Globalization and localization

Creating a multilingual website with ASP.NET Core allows your site to reach a wider audience. ASP.NET Core provides services and middleware for localizing into different languages and cultures.

For more information, see Globalization and localization.

Request features

Web server implementation details related to HTTP requests and responses are defined in interfaces. These interfaces are used by server implementations and middleware to create and modify the app's hosting pipeline.

For more information, see Request Features.

Open Web Interface for .NET (OWIN)

ASP.NET Core supports the Open Web Interface for .NET (OWIN). OWIN allows web apps to be decoupled from web servers.

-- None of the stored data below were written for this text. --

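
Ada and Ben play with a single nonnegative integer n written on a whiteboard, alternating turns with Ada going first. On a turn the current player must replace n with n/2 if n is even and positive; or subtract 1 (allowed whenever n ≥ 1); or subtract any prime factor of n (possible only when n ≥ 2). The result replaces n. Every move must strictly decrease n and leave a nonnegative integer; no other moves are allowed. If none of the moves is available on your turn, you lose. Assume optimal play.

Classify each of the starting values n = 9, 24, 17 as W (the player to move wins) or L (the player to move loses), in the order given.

Label each position W (a win for the player to move) or L (a loss). A position with no legal move is L; any other position is W exactly when some move reaches an L, and L when every move reaches a W.
n=0: no move → L
n=1: can move to 0, which is L ⇒ W
n=2: can move to 0, which is L ⇒ W
n=3: can move to 0, which is L ⇒ W
n=4: moves to 2(W), 3(W); every one is W ⇒ L
n=5: can move to 0, which is L ⇒ W
n=6: can move to 4, which is L ⇒ W
n=7: can move to 0, which is L ⇒ W
n=8: can move to 4, which is L ⇒ W
n=9: moves to 6(W), 8(W); every one is W ⇒ L
n=10: can move to 9, which is L ⇒ W
n=11: can move to 0, which is L ⇒ W
n=12: can move to 9, which is L ⇒ W
n=13: can move to 0, which is L ⇒ W
n=14: moves to 7(W), 12(W), 13(W); every one is W ⇒ L
n=15: can move to 14, which is L ⇒ W
n=16: can move to 14, which is L ⇒ W
n=17: can move to 0, which is L ⇒ W
n=18: can move to 9, which is L ⇒ W
n=19: can move to 0, which is L ⇒ W
n=20: moves to 10(W), 15(W), 18(W), 19(W); every one is W ⇒ L
n=21: can move to 14, which is L ⇒ W
n=22: can move to 20, which is L ⇒ W
n=23: can move to 0, which is L ⇒ W
n=24: moves to 12(W), 21(W), 22(W), 23(W); every one is W ⇒ L

9: L, 24: L, 17: W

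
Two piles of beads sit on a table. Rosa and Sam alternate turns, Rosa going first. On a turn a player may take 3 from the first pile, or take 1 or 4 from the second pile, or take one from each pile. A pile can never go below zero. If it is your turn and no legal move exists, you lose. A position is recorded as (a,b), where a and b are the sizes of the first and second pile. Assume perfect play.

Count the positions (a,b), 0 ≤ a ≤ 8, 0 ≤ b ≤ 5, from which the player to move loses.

Classify positions by backward induction: terminal positions (no move available) are L. From any other position, the mover wins iff some move reaches an L.
Every move lowers a or b (never raises either), so fill the grid row by row in increasing a, and left to right within a row: each cell's successors are then already labelled.
      b=0  b=1  b=2  b=3  b=4  b=5
a=0:    L    W    L    W    W    L
a=1:    L    W    L    W    W    L
a=2:    L    W    L    W    W    L
a=3:    W    W    W    W    L    W
a=4:    W    L    W    L    W    W
a=5:    W    L    W    L    W    W
a=6:    L    W    W    L    W    L
a=7:    L    W    L    W    W    L
a=8:    L    W    L    W    W    L
Cells with no legal move (terminal, hence L): (0,0), (1,0), (2,0).
The remaining L cells, each justified by listing all of its moves:
(0,2): only reaches (0,1)(W), which is W → L
(0,5): only reaches (0,4)(W), (0,1)(W), all W → L
(1,2): only reaches (1,1)(W), (0,1)(W), all W → L
(1,5): only reaches (1,4)(W), (1,1)(W), (0,4)(W), all W → L
(2,2): only reaches (2,1)(W), (1,1)(W), all W → L
(2,5): only reaches (2,4)(W), (2,1)(W), (1,4)(W), all W → L
(3,4): only reaches (0,4)(W), (3,3)(W), (3,0)(W), (2,3)(W), all W → L
(4,1): only reaches (1,1)(W), (4,0)(W), (3,0)(W), all W → L
(4,3): only reaches (1,3)(W), (4,2)(W), (3,2)(W), all W → L
(5,1): only reaches (2,1)(W), (5,0)(W), (4,0)(W), all W → L
(5,3): only reaches (2,3)(W), (5,2)(W), (4,2)(W), all W → L
(6,0): only reaches (3,0)(W), which is W → L
(6,3): only reaches (3,3)(W), (6,2)(W), (5,2)(W), all W → L
(6,5): only reaches (3,5)(W), (6,4)(W), (6,1)(W), (5,4)(W), all W → L
(7,0): only reaches (4,0)(W), which is W → L
(7,2): only reaches (4,2)(W), (7,1)(W), (6,1)(W), all W → L
(7,5): only reaches (4,5)(W), (7,4)(W), (7,1)(W), (6,4)(W), all W → L
(8,0): only reaches (5,0)(W), which is W → L
(8,2): only reaches (5,2)(W), (8,1)(W), (7,1)(W), all W → L
(8,5): only reaches (5,5)(W), (8,4)(W), (8,1)(W), (7,4)(W), all W → L
Every other cell has at least one move into one of the L cells above, so it is W.
L cells per row: a=0: 3, a=1: 3, a=2: 3, a=3: 1, a=4: 2, a=5: 2, a=6: 3, a=7: 3, a=8: 3; total 23.

23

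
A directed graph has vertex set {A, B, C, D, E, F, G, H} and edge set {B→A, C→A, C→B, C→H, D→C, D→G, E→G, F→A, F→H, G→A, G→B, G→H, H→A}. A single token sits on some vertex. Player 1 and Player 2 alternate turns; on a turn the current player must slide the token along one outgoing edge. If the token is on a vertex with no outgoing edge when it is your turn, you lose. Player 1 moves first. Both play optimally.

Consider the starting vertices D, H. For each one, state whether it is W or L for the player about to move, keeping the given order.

Label each position W (a win for the player to move) or L (a loss). A position with no legal move is L; any other position is W exactly when some move reaches an L, and L when every move reaches a W.
Every edge goes from a vertex to one that appears earlier in the order A, B, H, C, G, E, F, D, so processing vertices in that order labels each vertex after all of its successors.
A: no outgoing edge → L
B: W (go to A, an L position)
H: W (go to A, an L position)
C: W (go to A, an L position)
G: W (go to A, an L position)
E: L (sole option G(W) is W)
F: W (go to A, an L position)
D: L (options G(W), C(W) are all W)

D: L, H: W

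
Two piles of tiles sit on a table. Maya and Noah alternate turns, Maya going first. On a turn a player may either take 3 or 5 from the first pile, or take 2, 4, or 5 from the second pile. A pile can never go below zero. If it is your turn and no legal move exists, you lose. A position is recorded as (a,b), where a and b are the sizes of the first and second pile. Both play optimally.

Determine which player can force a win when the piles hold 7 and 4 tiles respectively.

Compute win/loss labels from the base case upward. A position with no move is L. Any other position is W if it can reach an L in one move, else L.
No move ever increases a pile, so every position that can arise here has a ≤ 7 and b ≤ 4; it is enough to label the cells with 0 ≤ a ≤ 7 and 0 ≤ b ≤ 4.
Every move lowers a or b (never raises either), so fill the grid row by row in increasing a, and left to right within a row: each cell's successors are then already labelled.
      b=0  b=1  b=2  b=3  b=4
a=0:    L    L    W    W    W
a=1:    L    L    W    W    W
a=2:    L    L    W    W    W
a=3:    W    W    L    L    W
a=4:    W    W    L    L    W
a=5:    W    W    L    L    W
a=6:    W    W    W    W    L
a=7:    W    W    W    W    L
Cells with no legal move (terminal, hence L): (0,0), (0,1), (1,0), (1,1), (2,0), (2,1).
The remaining L cells, each justified by listing all of its moves:
(3,2): moves to (0,2)(W), (3,0)(W); every one is W ⇒ L
(3,3): moves to (0,3)(W), (3,1)(W); every one is W ⇒ L
(4,2): moves to (1,2)(W), (4,0)(W); every one is W ⇒ L
(4,3): moves to (1,3)(W), (4,1)(W); every one is W ⇒ L
(5,2): moves to (2,2)(W), (0,2)(W), (5,0)(W); every one is W ⇒ L
(5,3): moves to (2,3)(W), (0,3)(W), (5,1)(W); every one is W ⇒ L
(6,4): moves to (3,4)(W), (1,4)(W), (6,2)(W), (6,0)(W); every one is W ⇒ L
(7,4): moves to (4,4)(W), (2,4)(W), (7,2)(W), (7,0)(W); every one is W ⇒ L
Every other cell has at least one move into one of the L cells above, so it is W.
The starting position (7,4) is L: whatever Maya does, the opponent receives a W position.

Noah wins.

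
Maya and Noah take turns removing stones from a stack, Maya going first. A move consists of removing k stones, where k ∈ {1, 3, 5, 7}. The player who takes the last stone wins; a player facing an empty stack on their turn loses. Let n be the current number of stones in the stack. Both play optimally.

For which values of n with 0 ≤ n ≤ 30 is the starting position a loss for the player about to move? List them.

Compute win/loss labels from the base case upward. A position with no move is L. Any other position is W if it can reach an L in one move, else L.
n=0: no move → L
n=1: W (go to 0, an L position)
n=2: L (sole option 1(W) is W)
n=3: W (go to 2, an L position)
n=4: L (options 3(W), 1(W) are all W)
n=5: W (go to 4, an L position)
n=6: L (options 5(W), 3(W), 1(W) are all W)
n=7: W (go to 6, an L position)
n=8: L (options 7(W), 5(W), 3(W), 1(W) are all W)
n=9: W (go to 8, an L position)
n=10: L (options 9(W), 7(W), 5(W), 3(W) are all W)
n=11: W (go to 10, an L position)
n=12: L (options 11(W), 9(W), 7(W), 5(W) are all W)
n=13: W (go to 12, an L position)
n=14: L (options 13(W), 11(W), 9(W), 7(W) are all W)
n=15: W (go to 14, an L position)
n=16: L (options 15(W), 13(W), 11(W), 9(W) are all W)
n=17: W (go to 16, an L position)
n=18: L (options 17(W), 15(W), 13(W), 11(W) are all W)
n=19: W (go to 18, an L position)
n=20: L (options 19(W), 17(W), 15(W), 13(W) are all W)
n=21: W (go to 20, an L position)
n=22: L (options 21(W), 19(W), 17(W), 15(W) are all W)
n=23: W (go to 22, an L position)
n=24: L (options 23(W), 21(W), 19(W), 17(W) are all W)
n=25: W (go to 24, an L position)
n=26: L (options 25(W), 23(W), 21(W), 19(W) are all W)
n=27: W (go to 26, an L position)
n=28: L (options 27(W), 25(W), 23(W), 21(W) are all W)
n=29: W (go to 28, an L position)
n=30: L (options 29(W), 27(W), 25(W), 23(W) are all W)
The losing starting values of n are exactly the entries labelled L in this table (16 of them).

0, 2, 4, 6, 8, 10, 12, 14, 16, 18, 20, 22, 24, 26, 28, 30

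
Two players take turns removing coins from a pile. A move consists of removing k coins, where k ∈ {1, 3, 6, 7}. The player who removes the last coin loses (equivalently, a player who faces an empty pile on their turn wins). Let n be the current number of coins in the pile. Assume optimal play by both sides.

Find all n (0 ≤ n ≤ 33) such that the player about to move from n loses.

1, 3, 5, 13, 15, 17, 25, 27, 29

Work bottom-up. With no move the player to move wins. Otherwise the position is W if at least one move leads to an L position for the opponent, and L if every move leads to a W.
n=0: no move; the opponent has just taken the last coin and therefore loses → W
n=1: the only move is to 0(W), a W ⇒ L
n=2: can move to 1, which is L ⇒ W
n=3: moves to 2(W), 0(W); every one is W ⇒ L
n=4: can move to 3, which is L ⇒ W
n=5: moves to 4(W), 2(W); every one is W ⇒ L
n=6: can move to 5, which is L ⇒ W
n=7: can move to 1, which is L ⇒ W
n=8: can move to 5, which is L ⇒ W
n=9: can move to 3, which is L ⇒ W
n=10: can move to 3, which is L ⇒ W
n=11: can move to 5, which is L ⇒ W
n=12: can move to 5, which is L ⇒ W
n=13: moves to 12(W), 10(W), 7(W), 6(W); every one is W ⇒ L
n=14: can move to 13, which is L ⇒ W
n=15: moves to 14(W), 12(W), 9(W), 8(W); every one is W ⇒ L
n=16: can move to 15, which is L ⇒ W
n=17: moves to 16(W), 14(W), 11(W), 10(W); every one is W ⇒ L
n=18: can move to 17, which is L ⇒ W
n=19: can move to 13, which is L ⇒ W
n=20: can move to 17, which is L ⇒ W
n=21: can move to 15, which is L ⇒ W
n=22: can move to 15, which is L ⇒ W
n=23: can move to 17, which is L ⇒ W
n=24: can move to 17, which is L ⇒ W
n=25: moves to 24(W), 22(W), 19(W), 18(W); every one is W ⇒ L
n=26: can move to 25, which is L ⇒ W
n=27: moves to 26(W), 24(W), 21(W), 20(W); every one is W ⇒ L
n=28: can move to 27, which is L ⇒ W
n=29: moves to 28(W), 26(W), 23(W), 22(W); every one is W ⇒ L
n=30: can move to 29, which is L ⇒ W
n=31: can move to 25, which is L ⇒ W
n=32: can move to 29, which is L ⇒ W
n=33: can move to 27, which is L ⇒ W
The losing starting values of n are exactly the entries labelled L in this table (9 of them).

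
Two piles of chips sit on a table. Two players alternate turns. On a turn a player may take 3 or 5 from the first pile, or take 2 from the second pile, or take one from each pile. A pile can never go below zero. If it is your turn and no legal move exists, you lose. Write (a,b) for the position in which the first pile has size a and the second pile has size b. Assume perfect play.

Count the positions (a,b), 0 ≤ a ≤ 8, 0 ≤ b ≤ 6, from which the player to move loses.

Compute win/loss labels from the base case upward. A position with no move is L. Any other position is W if it can reach an L in one move, else L.
Every move lowers a or b (never raises either), so fill the grid row by row in increasing a, and left to right within a row: each cell's successors are then already labelled.
      b=0  b=1  b=2  b=3  b=4  b=5  b=6
a=0:    L    L    W    W    L    L    W
a=1:    L    W    W    L    L    W    W
a=2:    L    W    W    L    W    W    L
a=3:    W    W    L    L    W    W    L
a=4:    W    L    L    W    W    L    L
a=5:    W    W    W    W    W    W    W
a=6:    W    L    W    W    W    L    W
a=7:    W    W    W    W    L    W    W
a=8:    L    L    W    W    L    W    W
Cells with no legal move (terminal, hence L): (0,0), (0,1), (1,0), (2,0).
The remaining L cells, each justified by listing all of its moves:
(0,4): the only move is to (0,2)(W), a W ⇒ L
(0,5): the only move is to (0,3)(W), a W ⇒ L
(1,3): moves to (1,1)(W), (0,2)(W); every one is W ⇒ L
(1,4): moves to (1,2)(W), (0,3)(W); every one is W ⇒ L
(2,3): moves to (2,1)(W), (1,2)(W); every one is W ⇒ L
(2,6): moves to (2,4)(W), (1,5)(W); every one is W ⇒ L
(3,2): moves to (0,2)(W), (3,0)(W), (2,1)(W); every one is W ⇒ L
(3,3): moves to (0,3)(W), (3,1)(W), (2,2)(W); every one is W ⇒ L
(3,6): moves to (0,6)(W), (3,4)(W), (2,5)(W); every one is W ⇒ L
(4,1): moves to (1,1)(W), (3,0)(W); every one is W ⇒ L
(4,2): moves to (1,2)(W), (4,0)(W), (3,1)(W); every one is W ⇒ L
(4,5): moves to (1,5)(W), (4,3)(W), (3,4)(W); every one is W ⇒ L
(4,6): moves to (1,6)(W), (4,4)(W), (3,5)(W); every one is W ⇒ L
(6,1): moves to (3,1)(W), (1,1)(W), (5,0)(W); every one is W ⇒ L
(6,5): moves to (3,5)(W), (1,5)(W), (6,3)(W), (5,4)(W); every one is W ⇒ L
(7,4): moves to (4,4)(W), (2,4)(W), (7,2)(W), (6,3)(W); every one is W ⇒ L
(8,0): moves to (5,0)(W), (3,0)(W); every one is W ⇒ L
(8,1): moves to (5,1)(W), (3,1)(W), (7,0)(W); every one is W ⇒ L
(8,4): moves to (5,4)(W), (3,4)(W), (8,2)(W), (7,3)(W); every one is W ⇒ L
Every other cell has at least one move into one of the L cells above, so it is W.
L cells per row: a=0: 4, a=1: 3, a=2: 3, a=3: 3, a=4: 4, a=5: 0, a=6: 2, a=7: 1, a=8: 3; total 23.

23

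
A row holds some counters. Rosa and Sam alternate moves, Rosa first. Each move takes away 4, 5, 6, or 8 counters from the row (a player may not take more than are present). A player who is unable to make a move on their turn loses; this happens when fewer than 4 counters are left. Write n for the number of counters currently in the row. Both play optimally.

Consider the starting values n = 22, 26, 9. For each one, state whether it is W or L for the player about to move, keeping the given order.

22: W, 26: L, 9: W

Work bottom-up. With no move the player to move loses. Otherwise the position is W if at least one move leads to an L position for the opponent, and L if every move leads to a W.
n=0: no move → L
n=1: no move → L
n=2: no move → L
n=3: no move → L
n=4: reaches L-position 0 → W
n=5: reaches L-position 1 → W
n=6: reaches L-position 2 → W
n=7: reaches L-position 3 → W
n=8: reaches L-position 3 → W
n=9: reaches L-position 3 → W
n=10: reaches L-position 2 → W
n=11: reaches L-position 3 → W
n=12: only reaches 8(W), 7(W), 6(W), 4(W), all W → L
n=13: only reaches 9(W), 8(W), 7(W), 5(W), all W → L
n=14: only reaches 10(W), 9(W), 8(W), 6(W), all W → L
n=15: only reaches 11(W), 10(W), 9(W), 7(W), all W → L
n=16: reaches L-position 12 → W
n=17: reaches L-position 13 → W
n=18: reaches L-position 14 → W
n=19: reaches L-position 15 → W
n=20: reaches L-position 15 → W
n=21: reaches L-position 15 → W
n=22: reaches L-position 14 → W
n=23: reaches L-position 15 → W
n=24: only reaches 20(W), 19(W), 18(W), 16(W), all W → L
n=25: only reaches 21(W), 20(W), 19(W), 17(W), all W → L
n=26: only reaches 22(W), 21(W), 20(W), 18(W), all W → L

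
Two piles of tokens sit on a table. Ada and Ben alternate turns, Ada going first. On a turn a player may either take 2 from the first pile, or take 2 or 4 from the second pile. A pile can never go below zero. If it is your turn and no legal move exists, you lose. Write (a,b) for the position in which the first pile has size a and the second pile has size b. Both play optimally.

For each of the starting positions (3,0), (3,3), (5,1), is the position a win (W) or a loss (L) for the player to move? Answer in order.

Work bottom-up. With no move the player to move loses. Otherwise the position is W if at least one move leads to an L position for the opponent, and L if every move leads to a W.
No move ever increases a pile, so every position that can arise here has a ≤ 5 and b ≤ 3; it is enough to label the cells with 0 ≤ a ≤ 5 and 0 ≤ b ≤ 3.
Every move lowers a or b (never raises either), so fill the grid row by row in increasing a, and left to right within a row: each cell's successors are then already labelled.
      b=0  b=1  b=2  b=3
a=0:    L    L    W    W
a=1:    L    L    W    W
a=2:    W    W    L    L
a=3:    W    W    L    L
a=4:    L    L    W    W
a=5:    L    L    W    W
Cells with no legal move (terminal, hence L): (0,0), (0,1), (1,0), (1,1).
The remaining L cells, each justified by listing all of its moves:
(2,2): only reaches (0,2)(W), (2,0)(W), all W → L
(2,3): only reaches (0,3)(W), (2,1)(W), all W → L
(3,2): only reaches (1,2)(W), (3,0)(W), all W → L
(3,3): only reaches (1,3)(W), (3,1)(W), all W → L
(4,0): only reaches (2,0)(W), which is W → L
(4,1): only reaches (2,1)(W), which is W → L
(5,0): only reaches (3,0)(W), which is W → L
(5,1): only reaches (3,1)(W), which is W → L
Every other cell has at least one move into one of the L cells above, so it is W.
(3,0): the move to (1,0) reaches an L cell, so W
(3,3): one of the L cells justified above, so L
(5,1): one of the L cells justified above, so L

(3,0): W, (3,3): L, (5,1): L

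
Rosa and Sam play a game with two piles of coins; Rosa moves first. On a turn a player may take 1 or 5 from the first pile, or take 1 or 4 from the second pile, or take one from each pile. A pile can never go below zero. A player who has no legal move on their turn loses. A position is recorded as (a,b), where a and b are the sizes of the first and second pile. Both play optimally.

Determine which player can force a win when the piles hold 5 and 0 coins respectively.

Use the standard recursion: the mover loses at a terminal position; elsewhere, the mover wins exactly when some move hands the opponent an L position.
No move ever increases a pile, so every position that can arise here has a ≤ 5 and b ≤ 0; it is enough to label the cells with 0 ≤ a ≤ 5 and 0 ≤ b ≤ 0.
Every move lowers a or b (never raises either), so fill the grid row by row in increasing a, and left to right within a row: each cell's successors are then already labelled.
      b=0
a=0:    L
a=1:    W
a=2:    L
a=3:    W
a=4:    L
a=5:    W
Cells with no legal move (terminal, hence L): (0,0).
The remaining L cells, each justified by listing all of its moves:
(2,0): the only move is to (1,0)(W), a W ⇒ L
(4,0): the only move is to (3,0)(W), a W ⇒ L
Every other cell has at least one move into one of the L cells above, so it is W.
The starting position (5,0) is W: Rosa should move to (4,0), handing over an L position.

Rosa wins.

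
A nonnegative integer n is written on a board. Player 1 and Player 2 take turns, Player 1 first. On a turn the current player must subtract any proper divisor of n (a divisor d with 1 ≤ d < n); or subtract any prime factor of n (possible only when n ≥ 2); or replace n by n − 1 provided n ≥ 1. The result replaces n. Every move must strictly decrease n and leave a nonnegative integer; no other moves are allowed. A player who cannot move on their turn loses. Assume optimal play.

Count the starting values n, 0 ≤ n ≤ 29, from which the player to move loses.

6

Use the standard recursion: the mover loses at a terminal position; elsewhere, the mover wins exactly when some move hands the opponent an L position.
n=0: no move → L
n=1: →0(L), so W
n=2: →0(L), so W
n=3: →0(L), so W
n=4: →2(W), 3(W) — all W, so L
n=5: →0(L), so W
n=6: →4(L), so W
n=7: →0(L), so W
n=8: →4(L), so W
n=9: →6(W), 8(W) — all W, so L
n=10: →9(L), so W
n=11: →0(L), so W
n=12: →9(L), so W
n=13: →0(L), so W
n=14: →7(W), 12(W), 13(W) — all W, so L
n=15: →14(L), so W
n=16: →14(L), so W
n=17: →0(L), so W
n=18: →9(L), so W
n=19: →0(L), so W
n=20: →10(W), 15(W), 16(W), 18(W), 19(W) — all W, so L
n=21: →14(L), so W
n=22: →20(L), so W
n=23: →0(L), so W
n=24: →20(L), so W
n=25: →20(L), so W
n=26: →13(W), 24(W), 25(W) — all W, so L
n=27: →26(L), so W
n=28: →14(L), so W
n=29: →0(L), so W
L entries with 0 ≤ n ≤ 29: n = 0, 4, 9, 14, 20, 26; that makes 6.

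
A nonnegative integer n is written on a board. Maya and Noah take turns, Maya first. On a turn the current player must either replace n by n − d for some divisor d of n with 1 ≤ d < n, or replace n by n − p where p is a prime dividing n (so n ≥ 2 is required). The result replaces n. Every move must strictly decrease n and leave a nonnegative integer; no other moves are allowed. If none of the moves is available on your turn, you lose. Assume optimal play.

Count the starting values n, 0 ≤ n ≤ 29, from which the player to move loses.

Use the standard recursion: the mover loses at a terminal position; elsewhere, the mover wins exactly when some move hands the opponent an L position.
n=0: no move → L
n=1: no move → L
n=2: can move to 0, which is L ⇒ W
n=3: can move to 0, which is L ⇒ W
n=4: moves to 2(W), 3(W); every one is W ⇒ L
n=5: can move to 0, which is L ⇒ W
n=6: can move to 4, which is L ⇒ W
n=7: can move to 0, which is L ⇒ W
n=8: can move to 4, which is L ⇒ W
n=9: moves to 6(W), 8(W); every one is W ⇒ L
n=10: can move to 9, which is L ⇒ W
n=11: can move to 0, which is L ⇒ W
n=12: can move to 9, which is L ⇒ W
n=13: can move to 0, which is L ⇒ W
n=14: moves to 7(W), 12(W), 13(W); every one is W ⇒ L
n=15: can move to 14, which is L ⇒ W
n=16: can move to 14, which is L ⇒ W
n=17: can move to 0, which is L ⇒ W
n=18: can move to 9, which is L ⇒ W
n=19: can move to 0, which is L ⇒ W
n=20: moves to 10(W), 15(W), 16(W), 18(W), 19(W); every one is W ⇒ L
n=21: can move to 14, which is L ⇒ W
n=22: can move to 20, which is L ⇒ W
n=23: can move to 0, which is L ⇒ W
n=24: can move to 20, which is L ⇒ W
n=25: can move to 20, which is L ⇒ W
n=26: moves to 13(W), 24(W), 25(W); every one is W ⇒ L
n=27: can move to 26, which is L ⇒ W
n=28: can move to 14, which is L ⇒ W
n=29: can move to 0, which is L ⇒ W
L entries with 0 ≤ n ≤ 29: n = 0, 1, 4, 9, 14, 20, 26; that makes 7.

7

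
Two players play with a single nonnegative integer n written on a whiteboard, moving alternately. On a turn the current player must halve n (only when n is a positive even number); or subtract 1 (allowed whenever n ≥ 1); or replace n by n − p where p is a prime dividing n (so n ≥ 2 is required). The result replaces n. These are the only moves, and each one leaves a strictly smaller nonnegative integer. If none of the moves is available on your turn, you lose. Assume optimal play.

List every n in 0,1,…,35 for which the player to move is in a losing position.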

For more information, see Open Web Interface for .NET (OWIN).

WebSockets

WebSocket is a protocol that enables two-way persistent communication channels over TCP connections. It's used for apps such as chat, stock tickers, games, and anywhere you desire real-time functionality in a web app. ASP.NET Core supports web socket features.

For more information, see WebSockets.

Microsoft.AspNetCore.All metapackage

The Microsoft.AspNetCore.All metapackage for ASP.NET Core includes:

  • All supported packages by the ASP.NET Core team.
  • All supported packages by the Entity Framework Core.
  • Internal and 3rd-party dependencies used by ASP.NET Core and Entity Framework Core.

For more information, see Microsoft.AspNetCore.All metapackage.

.NET Core vs. .NET Framework runtime

An ASP.NET Core app can target the .NET Core or .NET Framework runtime.